On the sidebar of all these, but my precedence for now, I am also dealing with being constantly hounded by the past and unswervingly being daunted by the future. I am an anxious person who's nostalgic. I am anxiotalgic.

There's this conjectural line from Mr. Ripley that goes something like, "Don't you wish you could put your past in a suitcase, put it in the basement, lock the door, and lose the key?" Yeh, a multitude of people have probably tried that, it doesn't eternally work. Unless the door on that basement is made of imperishable material, there would always be a means of knocking that door down and unleashing all that's hidden behind it. Or that conventional thing that everyone struggles to do yet only those with pragmatic heads come out as victors, "moving on" and uhm... "letting go". Take it from Magnolia, there's just no way that the past would ever be done with you. That friggin' past doesn't forget, there would always be this whirlwind that would twisterize you back to square one no matter how far along in that puzzle board you already are.

Pothead has some thoughts about the future, after I asked her if it is proper to give up on something in the present just because you fear that it would not work the way you want it to in the future. She said, "You're bullshit!! You're so fucking full of bullshit!!" Then she stood in the way of a raging truck and got herself shattered into pieces. I stood there wide-eyed with my mouth open, and then I approached her dismantled body parts slowly and asked, "Are you okay?"

No, here's what really happened.

I asked her that. Then she replied… with a question. "Why are you gonna base your decisions on something that you have no idea about?"

"Well, maybe I do have an idea… sort of… kinda…"

"Still," she interjected,"it's stupid to give up on something now just because you're afraid of what's gonna happen in the future. It's not right. It wouldn't feel right."

For someone who dutifully does the wrong things for the right reasons, I incessantly need a reminder of that.

"Is that why you still haven't given up on --"

"Yes." She said with conviction. "The future is composed of the consequences of the choices you've made in the present."

Relinquishing something because you fear that in the future you wouldn't have it any longer is plain balderdash.
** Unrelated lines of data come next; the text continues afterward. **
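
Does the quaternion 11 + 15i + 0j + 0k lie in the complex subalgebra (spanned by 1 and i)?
Yes. The quaternion 11 + 15i has j- and k-coefficients y = z = 0, so it lies in the complex subalgebra spanned by 1 and i.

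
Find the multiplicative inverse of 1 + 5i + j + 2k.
0.0323 - 0.1613i - 0.0323j - 0.0645k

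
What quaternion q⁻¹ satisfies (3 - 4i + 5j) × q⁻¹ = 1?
0.06 + 0.08i - 0.1j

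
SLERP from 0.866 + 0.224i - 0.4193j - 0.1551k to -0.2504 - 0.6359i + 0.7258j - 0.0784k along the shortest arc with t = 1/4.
0.7576 + 0.3568i - 0.5371j - 0.101k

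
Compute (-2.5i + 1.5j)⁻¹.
0.2941i - 0.1765j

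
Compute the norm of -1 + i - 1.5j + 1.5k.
2.55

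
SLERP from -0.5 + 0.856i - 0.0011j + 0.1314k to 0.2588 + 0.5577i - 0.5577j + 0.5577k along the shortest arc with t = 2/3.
-0.0078 + 0.7712i - 0.4228j + 0.4759k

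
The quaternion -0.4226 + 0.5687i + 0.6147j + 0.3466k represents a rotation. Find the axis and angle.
axis = (0.6275, 0.6782, 0.3824), θ = 230°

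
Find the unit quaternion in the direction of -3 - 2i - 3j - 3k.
-0.5388 - 0.3592i - 0.5388j - 0.5388k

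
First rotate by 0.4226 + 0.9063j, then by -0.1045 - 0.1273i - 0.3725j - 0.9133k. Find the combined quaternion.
0.2934 + 0.7739i - 0.2521j - 0.5013k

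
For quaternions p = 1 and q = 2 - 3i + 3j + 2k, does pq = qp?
Yes: pq = qp = 2 - 3i + 3j + 2k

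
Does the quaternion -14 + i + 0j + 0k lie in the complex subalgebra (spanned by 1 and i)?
Yes. The quaternion -14 + i has j- and k-coefficients y = z = 0, so it lies in the complex subalgebra spanned by 1 and i.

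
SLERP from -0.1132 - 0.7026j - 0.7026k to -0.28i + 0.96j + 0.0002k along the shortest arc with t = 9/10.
-0.0127 + 0.2578i - 0.9629j - 0.0791k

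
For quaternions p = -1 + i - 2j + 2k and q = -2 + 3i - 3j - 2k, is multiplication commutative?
No: pq = -3 + 5i + 15j + k ≠ -3 - 15i - j - 5k = qp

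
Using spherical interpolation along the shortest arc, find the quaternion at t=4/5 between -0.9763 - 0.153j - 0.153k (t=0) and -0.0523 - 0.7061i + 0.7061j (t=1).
-0.2425 + 0.662i - 0.7077j - 0.0457k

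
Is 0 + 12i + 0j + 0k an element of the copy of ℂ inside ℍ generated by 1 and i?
Yes. The quaternion 12i has j- and k-coefficients y = z = 0, so it lies in the complex subalgebra spanned by 1 and i.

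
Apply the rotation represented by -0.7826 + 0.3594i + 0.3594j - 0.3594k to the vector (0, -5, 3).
(-0.942, -1.504, 5.554)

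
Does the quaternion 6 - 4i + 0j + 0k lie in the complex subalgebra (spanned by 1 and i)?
Yes. The quaternion 6 - 4i has j- and k-coefficients y = z = 0, so it lies in the complex subalgebra spanned by 1 and i.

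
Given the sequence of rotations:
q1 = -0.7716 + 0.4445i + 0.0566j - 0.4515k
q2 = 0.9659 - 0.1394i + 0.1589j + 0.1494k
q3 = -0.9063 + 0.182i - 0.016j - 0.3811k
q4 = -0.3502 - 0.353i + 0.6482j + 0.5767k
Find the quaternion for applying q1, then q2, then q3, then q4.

q2 · q1 = -0.6249 + 0.4567i - 0.0645j - 0.6299k
q3 · q2 · q1 = 0.2421 - 0.5421i + 0.009j + 0.8046k
q4 · q3 · q2 · q1 = -0.746 + 0.6207i + 0.1252j + 0.2061k
-0.746 + 0.6207i + 0.1252j + 0.2061k


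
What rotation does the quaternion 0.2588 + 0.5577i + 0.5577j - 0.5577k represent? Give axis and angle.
axis = (√3/3, √3/3, -√3/3), θ = 5π/6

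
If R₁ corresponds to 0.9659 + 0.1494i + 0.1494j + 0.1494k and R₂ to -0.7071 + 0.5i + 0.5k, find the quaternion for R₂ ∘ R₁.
-0.8324 + 0.3026i - 0.1056j + 0.452k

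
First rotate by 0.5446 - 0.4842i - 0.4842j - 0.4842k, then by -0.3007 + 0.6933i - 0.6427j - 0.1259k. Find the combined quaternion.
-0.2002 + 0.7734i + 0.1922j - 0.5699k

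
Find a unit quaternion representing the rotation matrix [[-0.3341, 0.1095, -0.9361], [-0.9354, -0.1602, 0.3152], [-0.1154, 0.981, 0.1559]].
-0.4067 - 0.4093i + 0.5045j + 0.6423k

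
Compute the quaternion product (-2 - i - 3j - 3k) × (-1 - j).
-1 - 2i + 5j + 4k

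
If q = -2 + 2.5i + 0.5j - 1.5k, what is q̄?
-2 - 2.5i - 0.5j + 1.5k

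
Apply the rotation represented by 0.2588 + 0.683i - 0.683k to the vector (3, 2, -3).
(3.707, -1.732, -2.293)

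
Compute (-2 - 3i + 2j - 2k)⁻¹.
-0.0952 + 0.1429i - 0.0952j + 0.0952k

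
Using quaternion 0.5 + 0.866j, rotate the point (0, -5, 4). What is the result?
(3.464, -5, -2)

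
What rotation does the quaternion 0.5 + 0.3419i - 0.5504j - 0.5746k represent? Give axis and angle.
axis = (0.3948, -0.6355, -0.6635), θ = 2π/3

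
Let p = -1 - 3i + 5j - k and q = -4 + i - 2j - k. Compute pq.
16 + 4i - 22j + 6k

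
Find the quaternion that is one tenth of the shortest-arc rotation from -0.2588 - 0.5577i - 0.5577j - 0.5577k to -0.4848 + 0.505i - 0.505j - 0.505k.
-0.3048 - 0.4619i - 0.589j - 0.589k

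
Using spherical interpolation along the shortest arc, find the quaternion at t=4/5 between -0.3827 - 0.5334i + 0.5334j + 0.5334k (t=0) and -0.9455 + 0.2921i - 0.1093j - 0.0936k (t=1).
-0.9894 + 0.1156i + 0.0541j + 0.0687k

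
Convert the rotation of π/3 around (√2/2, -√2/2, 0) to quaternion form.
0.866 + 0.3536i - 0.3536j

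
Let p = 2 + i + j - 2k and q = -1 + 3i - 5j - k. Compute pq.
-2 - 6i - 16j - 8k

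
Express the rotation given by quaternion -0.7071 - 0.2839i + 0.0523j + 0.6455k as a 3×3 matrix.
[[0.1612, 0.8832, -0.4405], [-0.9426, 0.0055, -0.334], [-0.2926, 0.469, 0.8333]]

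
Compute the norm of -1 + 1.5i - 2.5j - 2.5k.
3.969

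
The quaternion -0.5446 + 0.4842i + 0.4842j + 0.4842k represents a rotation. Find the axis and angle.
axis = (√3/3, √3/3, √3/3), θ = 246°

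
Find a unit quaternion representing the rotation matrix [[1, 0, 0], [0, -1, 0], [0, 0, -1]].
i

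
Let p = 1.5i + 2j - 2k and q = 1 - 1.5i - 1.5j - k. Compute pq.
3.25 - 3.5i + 6.5j - 1.25k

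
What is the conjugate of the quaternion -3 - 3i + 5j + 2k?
-3 + 3i - 5j - 2k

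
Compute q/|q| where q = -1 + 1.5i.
-0.5547 + 0.8321i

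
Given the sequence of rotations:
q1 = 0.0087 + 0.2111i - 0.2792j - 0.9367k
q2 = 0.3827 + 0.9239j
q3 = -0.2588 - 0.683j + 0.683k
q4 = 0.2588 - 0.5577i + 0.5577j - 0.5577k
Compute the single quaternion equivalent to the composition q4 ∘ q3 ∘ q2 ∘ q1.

q2 · q1 = 0.2613 - 0.7846i - 0.0988j - 0.5535k
q3 · q2 · q1 = 0.2429 + 0.6486i - 0.6888j - 0.2142k
q4 · q3 · q2 · q1 = 0.6893 - 0.4712i - 0.524j - 0.1685k
0.6893 - 0.4712i - 0.524j - 0.1685k


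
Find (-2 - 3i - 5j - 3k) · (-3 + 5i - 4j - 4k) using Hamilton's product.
-11 + 7i - 4j + 54k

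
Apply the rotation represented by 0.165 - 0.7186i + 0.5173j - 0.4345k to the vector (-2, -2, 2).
(2.616, 2.17, -0.67)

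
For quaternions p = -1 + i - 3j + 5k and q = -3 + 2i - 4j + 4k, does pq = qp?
No: pq = -31 + 3i + 19j - 17k ≠ -31 - 13i + 7j - 21k = qp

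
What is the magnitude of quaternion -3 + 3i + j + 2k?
√23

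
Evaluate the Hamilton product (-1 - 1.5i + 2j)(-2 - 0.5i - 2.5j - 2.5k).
6.25 - 1.5i - 5.25j + 7.25k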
That's contriving your own shortcut to the future.

"We should learn to bask in the moment", Pothead continued. "Live it one day at a time."

No rushing? Taking pleasure in the details? Anything less surreal?
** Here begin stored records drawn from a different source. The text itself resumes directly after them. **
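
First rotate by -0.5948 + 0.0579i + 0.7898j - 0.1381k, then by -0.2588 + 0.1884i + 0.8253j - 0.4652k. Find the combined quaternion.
-0.573 + 0.1264i - 0.6962j + 0.4135k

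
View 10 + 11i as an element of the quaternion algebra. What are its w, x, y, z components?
10 + 11i + 0j + 0k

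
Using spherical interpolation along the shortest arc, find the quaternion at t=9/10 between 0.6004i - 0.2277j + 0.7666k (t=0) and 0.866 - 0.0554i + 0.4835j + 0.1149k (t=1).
-0.8488 + 0.1451i - 0.5083j + 0.0033k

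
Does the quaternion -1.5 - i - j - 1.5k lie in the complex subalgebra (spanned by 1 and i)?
No. The quaternion -1.5 - i - j - 1.5k has j-coefficient y = -1 and k-coefficient z = -1.5, not both zero, so it does not lie in the complex subalgebra spanned by 1 and i.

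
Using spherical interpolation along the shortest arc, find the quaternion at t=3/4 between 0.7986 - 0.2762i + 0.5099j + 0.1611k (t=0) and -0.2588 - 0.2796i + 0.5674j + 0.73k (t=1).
0.0416 - 0.3307i + 0.6544j + 0.6787k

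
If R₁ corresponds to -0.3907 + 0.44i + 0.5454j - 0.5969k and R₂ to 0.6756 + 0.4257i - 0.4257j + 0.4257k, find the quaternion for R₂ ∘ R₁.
0.035 + 0.1529i + 0.9762j - 0.1501k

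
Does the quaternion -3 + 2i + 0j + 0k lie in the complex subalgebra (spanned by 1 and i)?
Yes. The quaternion -3 + 2i has j- and k-coefficients y = z = 0, so it lies in the complex subalgebra spanned by 1 and i.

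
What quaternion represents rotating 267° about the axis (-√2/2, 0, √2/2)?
-0.6884 - 0.5129i + 0.5129k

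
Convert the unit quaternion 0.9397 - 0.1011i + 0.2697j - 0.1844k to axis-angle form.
axis = (-0.2956, 0.7886, -0.5392), θ = 40°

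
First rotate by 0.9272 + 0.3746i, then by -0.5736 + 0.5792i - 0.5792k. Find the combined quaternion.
-0.7488 + 0.3222i - 0.217j - 0.537k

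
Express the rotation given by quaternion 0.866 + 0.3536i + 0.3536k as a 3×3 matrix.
[[0.7499, -0.6124, 0.2501], [0.6124, 0.4999, -0.6124], [0.2501, 0.6124, 0.7499]]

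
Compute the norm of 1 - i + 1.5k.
2.062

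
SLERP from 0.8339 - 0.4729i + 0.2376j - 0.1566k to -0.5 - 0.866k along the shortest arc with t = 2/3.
0.755 - 0.2048i + 0.1029j + 0.6144k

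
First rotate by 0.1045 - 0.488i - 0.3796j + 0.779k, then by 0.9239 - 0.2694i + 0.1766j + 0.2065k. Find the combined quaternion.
-0.1287 - 0.2631i - 0.2232j + 0.9297k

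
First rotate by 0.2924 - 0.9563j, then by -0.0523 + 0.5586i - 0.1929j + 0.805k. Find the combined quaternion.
-0.1998 + 0.9332i - 0.0064j - 0.2988k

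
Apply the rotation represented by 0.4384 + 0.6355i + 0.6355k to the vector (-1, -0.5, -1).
(-0.721, 0.308, -1.279)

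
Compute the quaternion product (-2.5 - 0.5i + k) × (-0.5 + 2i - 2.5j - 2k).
4.25 - 2.25i + 7.25j + 5.75k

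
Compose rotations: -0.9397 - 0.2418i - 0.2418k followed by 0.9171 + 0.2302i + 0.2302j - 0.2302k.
-0.8618 - 0.4937i - 0.105j + 0.0502k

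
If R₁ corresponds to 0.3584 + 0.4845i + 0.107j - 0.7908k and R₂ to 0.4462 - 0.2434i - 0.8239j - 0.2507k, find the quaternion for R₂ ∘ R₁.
0.1677 + 0.8073i - 0.5615j - 0.0696k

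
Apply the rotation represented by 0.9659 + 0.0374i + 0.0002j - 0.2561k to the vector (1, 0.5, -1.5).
(1.144, 0.047, -1.479)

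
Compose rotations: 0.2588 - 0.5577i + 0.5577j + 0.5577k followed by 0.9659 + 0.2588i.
0.3943 - 0.4717i + 0.3943j + 0.683k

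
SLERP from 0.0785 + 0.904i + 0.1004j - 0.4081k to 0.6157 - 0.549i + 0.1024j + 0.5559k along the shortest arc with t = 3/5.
-0.3648 + 0.757i - 0.022j - 0.5417k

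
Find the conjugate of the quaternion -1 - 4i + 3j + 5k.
-1 + 4i - 3j - 5k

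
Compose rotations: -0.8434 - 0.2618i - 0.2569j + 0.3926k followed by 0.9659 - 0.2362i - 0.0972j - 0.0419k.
-0.885 - 0.1026i - 0.0625j + 0.4498k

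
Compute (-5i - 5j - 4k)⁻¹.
0.0758i + 0.0758j + 0.0606k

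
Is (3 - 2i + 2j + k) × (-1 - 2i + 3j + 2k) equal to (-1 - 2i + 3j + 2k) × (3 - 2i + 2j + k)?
No: pq = -15 - 3i + 9j + 3k ≠ -15 - 5i + 5j + 7k = qp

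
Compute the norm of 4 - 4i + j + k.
√34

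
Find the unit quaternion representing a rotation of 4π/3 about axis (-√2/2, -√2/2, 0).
-0.5 - 0.6124i - 0.6124j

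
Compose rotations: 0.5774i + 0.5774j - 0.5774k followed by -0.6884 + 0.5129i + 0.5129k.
-0.6936i + 0.1948j + 0.6936k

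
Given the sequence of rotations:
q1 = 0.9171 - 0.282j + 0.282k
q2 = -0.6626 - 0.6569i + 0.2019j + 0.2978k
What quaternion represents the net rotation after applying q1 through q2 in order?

q2 · q1 = -0.6347 - 0.4615i + 0.5573j + 0.2715k
-0.6347 - 0.4615i + 0.5573j + 0.2715k


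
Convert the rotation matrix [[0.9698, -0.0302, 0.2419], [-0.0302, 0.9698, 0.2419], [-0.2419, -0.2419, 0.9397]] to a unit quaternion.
0.9848 - 0.1228i + 0.1228j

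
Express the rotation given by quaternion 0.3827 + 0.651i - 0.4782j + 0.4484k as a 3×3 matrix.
[[0.1405, -0.9658, 0.2178], [-0.2794, -0.2497, -0.9271], [0.9498, 0.0694, -0.305]]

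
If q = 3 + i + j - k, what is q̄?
3 - i - j + k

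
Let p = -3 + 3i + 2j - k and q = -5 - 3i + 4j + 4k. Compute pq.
20 + 6i - 31j + 11k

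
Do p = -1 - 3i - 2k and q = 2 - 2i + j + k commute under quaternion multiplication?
No: pq = -6 - 2i + 6j - 8k ≠ -6 - 6i - 8j - 2k = qp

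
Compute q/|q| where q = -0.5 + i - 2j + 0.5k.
-0.2132 + 0.4264i - 0.8528j + 0.2132k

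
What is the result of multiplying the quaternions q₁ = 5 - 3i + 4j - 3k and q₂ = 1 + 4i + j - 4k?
1 + 4i - 15j - 42k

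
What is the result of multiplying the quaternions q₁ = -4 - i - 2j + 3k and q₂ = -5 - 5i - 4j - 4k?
19 + 45i + 7j - 5k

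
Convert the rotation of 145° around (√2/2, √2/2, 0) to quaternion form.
0.3007 + 0.6744i + 0.6744j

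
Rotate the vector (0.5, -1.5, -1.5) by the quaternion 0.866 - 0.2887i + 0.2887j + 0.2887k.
(0.833, -1.833, -0.833)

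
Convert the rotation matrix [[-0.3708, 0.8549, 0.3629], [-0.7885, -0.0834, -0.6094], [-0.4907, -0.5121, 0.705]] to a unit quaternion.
0.5592 + 0.0435i + 0.3816j - 0.7347k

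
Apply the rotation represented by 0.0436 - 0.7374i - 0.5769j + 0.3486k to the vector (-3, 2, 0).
(1.367, -3.305, 0.458)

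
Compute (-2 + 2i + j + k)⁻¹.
-0.2 - 0.2i - 0.1j - 0.1k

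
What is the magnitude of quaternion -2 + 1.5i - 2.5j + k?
3.674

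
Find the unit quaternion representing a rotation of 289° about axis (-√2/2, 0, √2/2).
-0.8141 - 0.4106i + 0.4106k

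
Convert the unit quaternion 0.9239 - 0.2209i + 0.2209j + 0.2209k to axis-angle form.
axis = (-√3/3, √3/3, √3/3), θ = π/4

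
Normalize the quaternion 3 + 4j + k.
0.5883 + 0.7845j + 0.1961k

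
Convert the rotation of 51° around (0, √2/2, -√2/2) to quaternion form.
0.9026 + 0.3044j - 0.3044k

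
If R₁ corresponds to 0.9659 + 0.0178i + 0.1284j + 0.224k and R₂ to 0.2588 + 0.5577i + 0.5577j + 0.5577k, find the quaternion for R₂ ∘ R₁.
0.0435 + 0.5966i + 0.4569j + 0.6583k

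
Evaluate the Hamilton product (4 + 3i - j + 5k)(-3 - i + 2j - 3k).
8 - 20i + 15j - 22k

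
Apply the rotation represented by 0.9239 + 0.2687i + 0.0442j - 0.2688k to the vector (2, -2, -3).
(0.851, -0.807, -3.953)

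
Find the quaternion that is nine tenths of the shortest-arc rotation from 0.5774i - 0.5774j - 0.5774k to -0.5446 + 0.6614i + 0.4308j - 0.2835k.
-0.5188 + 0.7066i + 0.3338j - 0.3466k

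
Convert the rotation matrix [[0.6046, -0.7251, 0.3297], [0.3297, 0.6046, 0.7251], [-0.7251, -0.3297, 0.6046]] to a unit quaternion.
0.8387 - 0.3144i + 0.3144j + 0.3144k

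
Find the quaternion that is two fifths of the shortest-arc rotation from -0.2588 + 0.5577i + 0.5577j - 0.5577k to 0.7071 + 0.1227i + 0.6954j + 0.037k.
0.1772 + 0.4728i + 0.7701j - 0.3899k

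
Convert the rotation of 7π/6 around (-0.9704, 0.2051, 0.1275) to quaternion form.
-0.2588 - 0.9373i + 0.1981j + 0.1232k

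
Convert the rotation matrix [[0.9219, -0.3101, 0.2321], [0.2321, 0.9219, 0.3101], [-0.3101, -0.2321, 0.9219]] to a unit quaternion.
0.9703 - 0.1397i + 0.1397j + 0.1397k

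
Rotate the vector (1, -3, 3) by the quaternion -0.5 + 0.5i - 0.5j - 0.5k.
(3, 3, -1)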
"Yeh, like for now this is all we need," I took a puff on my cig. "A couple of smokes, a couple of scrambles. You and me and Manuel L. Quezon."

"We both should just stop thinking, really, that's all we need for now."

If only it is possible. A momentary shortage in the brain would definitely be appreciated. To have that second, make it a minute or two, of not thinking. Not having to go through the tedious process of scrutinizing every random goddamned thought that crosses the head. A fleeting instance of being blank. How heavenly it must be to be an imbecile.

Is it really wrong to rationalize on things? Should everything be accepted as the bare bullshit that the world present these things to be?

There is no solution to all these. If it requires thinking and thinking again about the possible ways out, the putrid thinking process just would never end. This is a total rip-off – "I have to accept this. This is my gift, my curse. If only it could also make me climb walls and swing from one building to another."

Most of us didn't really ask for a brain that we ourselves cannot control and maneuver. It is ungrateful to actually condemn acquiring a working one. Yet sometimes I wish it isn't much to ask to own one that doesn't toil overtime. The burden of wit or the bliss of ignorance? Those with the most answers are also those with the most questions. No wonder I still don't have an answer as to why I am paining to experience the latter.